Surinder Thind: Thank you. Hi Andy, just a big picture question here. As you think about the Homes.com product and just conceptually, you can make the argument that it’s possible to build a perfect product, execute perfectly on our product, but for maybe factors beyond your control, it just doesn’t work out. So how are you thinking about, some of the metrics beyond just like a net bookings number, to kind of understand the decision-making and how patient that you’re willing to be, or how patient investors should be?

Andrew Florance: Well, again, you have this phenomena where people in seven months want a conclusive result, and that doesn’t happen. You don’t build a $1 billion product in seven months. And – but what we’re looking at is we’re looking at, our growth in consumer awareness, our ability to bring people to our site preference for our site, which we’re seeing a clear preference for our site. And we are watching a shift in the industry, away from buyer agency lead diversion to something, where folks are looking to have the portals do what they do in the rest of the world, which is to market the home for sale, which is the whole point to begin with. So, we’re pretty excited about everything that’s occurring despite the fact that it’s hard to launch it.

And the fact that it requires a little bit of patience, and that it requires capital to be able to pursue an opportunity like this. So, when I look at the sales metrics at the micro level, and we just sum it up. And we look at the people we’re bringing in, and what they’re achieving and the growth in NPS scores just mechanically, it lays out to a good result and a good time period. Now, when does it become obvious to everybody that it is going in the right direction, it’s not this year. It would be – it’s difficult for me to tell when it becomes obvious that it’s working, but it’s probably next year.

Operator: Thank you. Our next question comes from Ashish Sabadra with RBC. You may proceed.

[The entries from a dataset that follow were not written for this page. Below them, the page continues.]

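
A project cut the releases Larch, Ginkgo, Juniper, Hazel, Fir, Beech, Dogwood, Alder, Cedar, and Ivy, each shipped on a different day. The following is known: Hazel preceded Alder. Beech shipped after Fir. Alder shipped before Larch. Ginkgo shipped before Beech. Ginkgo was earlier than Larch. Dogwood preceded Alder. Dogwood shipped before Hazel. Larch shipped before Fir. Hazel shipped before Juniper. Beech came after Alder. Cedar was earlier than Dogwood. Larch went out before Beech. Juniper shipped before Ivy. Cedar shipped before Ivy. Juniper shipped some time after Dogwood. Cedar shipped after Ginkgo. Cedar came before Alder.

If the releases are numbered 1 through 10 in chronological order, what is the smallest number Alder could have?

5

Cedar, Dogwood, Ginkgo, and Hazel must all come before Alder — 4 forced predecessors.
Nothing else is forced ahead of Alder, so its earliest slot is position 4 + 1 = 5.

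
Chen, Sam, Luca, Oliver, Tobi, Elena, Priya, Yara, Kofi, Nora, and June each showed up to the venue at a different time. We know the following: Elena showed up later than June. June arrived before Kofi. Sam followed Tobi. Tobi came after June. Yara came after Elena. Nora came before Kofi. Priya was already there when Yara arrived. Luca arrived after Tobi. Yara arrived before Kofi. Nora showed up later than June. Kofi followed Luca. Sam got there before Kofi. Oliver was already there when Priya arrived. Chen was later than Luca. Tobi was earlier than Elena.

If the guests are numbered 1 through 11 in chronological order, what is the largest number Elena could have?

Elena must come before Kofi and Yara — 2 guests forced after them.
Everything else can be placed before Elena in some valid order, so Elena can sit as late as position 11 − 2 = 9.

9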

Ashish Sabadra: Hi. Thanks for taking my question. The core bookings were down 34% in the quarter. They’re being down 38% year-to-date. How should we think about the impact of weak bookings going into next year? And how do we think about the puts and takes, to help offset that headwinds from the vehicle booking?

Andrew Florance: Yes. So inevitably, in a subscription business, net bookings ultimately translate into revenue in the following year. And so, it’s fairly mechanical that we – at the third quarter, we have our net bookings, they’re sort of in the ground and they’ll roll forward to 2025. I think what Andy has talked about, is getting the sales force reengaged, but also investing in the sales force. So really pay attention to net bookings in 4Q, 1Q, 2Q of next year, which will then roll into a ’26 growth. So again, I think it’s a mechanical exercise. We have three quarters in the ground. You can roll it forward, but really pay attention to our net bookings over the coming quarters, to really get – line of sight on the second half of ’25 growth into ’26.

Operator: Thank you. I would now like to turn the call back over to Rich Simonelli for any closing remarks.

Andrew Florance: I’m actually going to grab those closing remarks from Rich. So I should…

Rich Simonelli: Yes.

Andrew Florance: So, I just want to thank everyone for joining us on this earnings call. I look forward to updating you shortly here. If you have any additional questions following the call, please reach out to our very musically talented IR professional Rich Simonelli at getrich@costar.com. Thank you for joining us. Look forward to talking to you next quarter.

Operator: Thank you. This concludes the conference. Thank you for your participation. You may now disconnect.